In continuum mechanics, external loading of a body would cause deformations which are function of the moduli. The objective of our research is to study the optimal distribution of external static loads to find the structure's extremal sensitivities for heterogeneity.  We define sensitivity as the rate of change in the structure's response due to compliance inhomogeneity. Sensitivity is represented as the ratio between the energy of a heterogeneous problem to the energy of a homogenous one for the same set of external loads. Heterogeneity is defined as a local variation in the structure's compliance.

A couple of simple beam and truss problems were solved, for which the structure's response was examined and heterogeneity's characteristics were found. Information received from a zero sensitivity case enables us to reveal the location of the heterogeneity. Those former comprehensions brought us to formulate a generalized parametric study of the problem, from which an analytical study of the relationship between heterogeneity characteristics and changes in sensitivity was developed.

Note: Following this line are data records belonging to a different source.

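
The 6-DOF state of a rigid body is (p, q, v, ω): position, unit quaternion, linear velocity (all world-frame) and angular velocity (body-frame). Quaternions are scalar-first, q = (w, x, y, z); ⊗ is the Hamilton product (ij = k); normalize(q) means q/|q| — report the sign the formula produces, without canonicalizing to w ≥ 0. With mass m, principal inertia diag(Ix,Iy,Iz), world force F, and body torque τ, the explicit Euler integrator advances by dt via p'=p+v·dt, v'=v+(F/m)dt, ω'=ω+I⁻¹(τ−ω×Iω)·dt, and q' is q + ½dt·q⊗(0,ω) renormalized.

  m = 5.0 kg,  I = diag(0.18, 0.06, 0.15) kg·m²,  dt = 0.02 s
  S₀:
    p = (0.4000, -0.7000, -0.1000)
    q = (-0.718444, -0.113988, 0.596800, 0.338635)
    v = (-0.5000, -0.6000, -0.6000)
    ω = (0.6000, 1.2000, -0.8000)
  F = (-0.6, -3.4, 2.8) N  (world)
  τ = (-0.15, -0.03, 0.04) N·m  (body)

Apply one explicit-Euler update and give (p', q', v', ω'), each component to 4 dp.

p' = p + v·dt = (0.3900, -0.7120, -0.1120)
v + (F/m)dt = (-0.5024, -0.6136, -0.5888)
(τ − ω×Iω)/I = (-0.3533, -0.2600, 0.8427)
ω' = ω + α·dt = (0.5929, 1.1948, -0.7831)
Hamilton product q⊗(0,ω) = (-0.3768592, -1.3148684, -0.7501422, 0.0798896)
q + ½dt·q⊗(0,ω), renormalized = (-0.7221, -0.1271, 0.5892, 0.3394)

p' = (0.3900, -0.7120, -0.1120)
q' = (-0.7221, -0.1271, 0.5892, 0.3394)
v' = (-0.5024, -0.6136, -0.5888)
ω' = (0.5929, 1.1948, -0.7831)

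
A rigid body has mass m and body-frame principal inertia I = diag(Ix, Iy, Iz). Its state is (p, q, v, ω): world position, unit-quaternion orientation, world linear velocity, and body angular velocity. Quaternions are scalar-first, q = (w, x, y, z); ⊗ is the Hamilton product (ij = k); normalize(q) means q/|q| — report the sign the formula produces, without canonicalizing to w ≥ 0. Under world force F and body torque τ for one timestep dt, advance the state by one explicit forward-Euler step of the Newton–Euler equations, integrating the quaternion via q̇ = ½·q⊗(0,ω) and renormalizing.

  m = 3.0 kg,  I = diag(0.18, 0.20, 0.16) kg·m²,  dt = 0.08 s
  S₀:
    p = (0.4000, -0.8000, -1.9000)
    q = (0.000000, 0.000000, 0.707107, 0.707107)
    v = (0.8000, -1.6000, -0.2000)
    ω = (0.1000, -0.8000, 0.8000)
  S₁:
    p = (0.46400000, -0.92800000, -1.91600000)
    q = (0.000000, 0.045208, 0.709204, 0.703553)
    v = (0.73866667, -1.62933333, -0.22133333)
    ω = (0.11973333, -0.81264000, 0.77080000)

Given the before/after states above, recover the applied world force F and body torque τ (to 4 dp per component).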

The numerically solved problems and a detailed parametric description lead to mathematical model of a generalized eigenvalue problem, which represents eigenvalues as the extremal sensitivities and eigenvectors as the set of loads yielding those sensitivities. As well, the dimension of the problem is defined by the number of external loads. Adding more loads will provide more information regarding the characteristics of the heterogeneity. There is a limitation on the amount of local heterogeneities with regard to the number of loads in order to be able to reveal heterogeneity's characteristics.

The presented model offers an analytical examination of optimal sensitivity, which has a great potential in many emerging fields of engineering.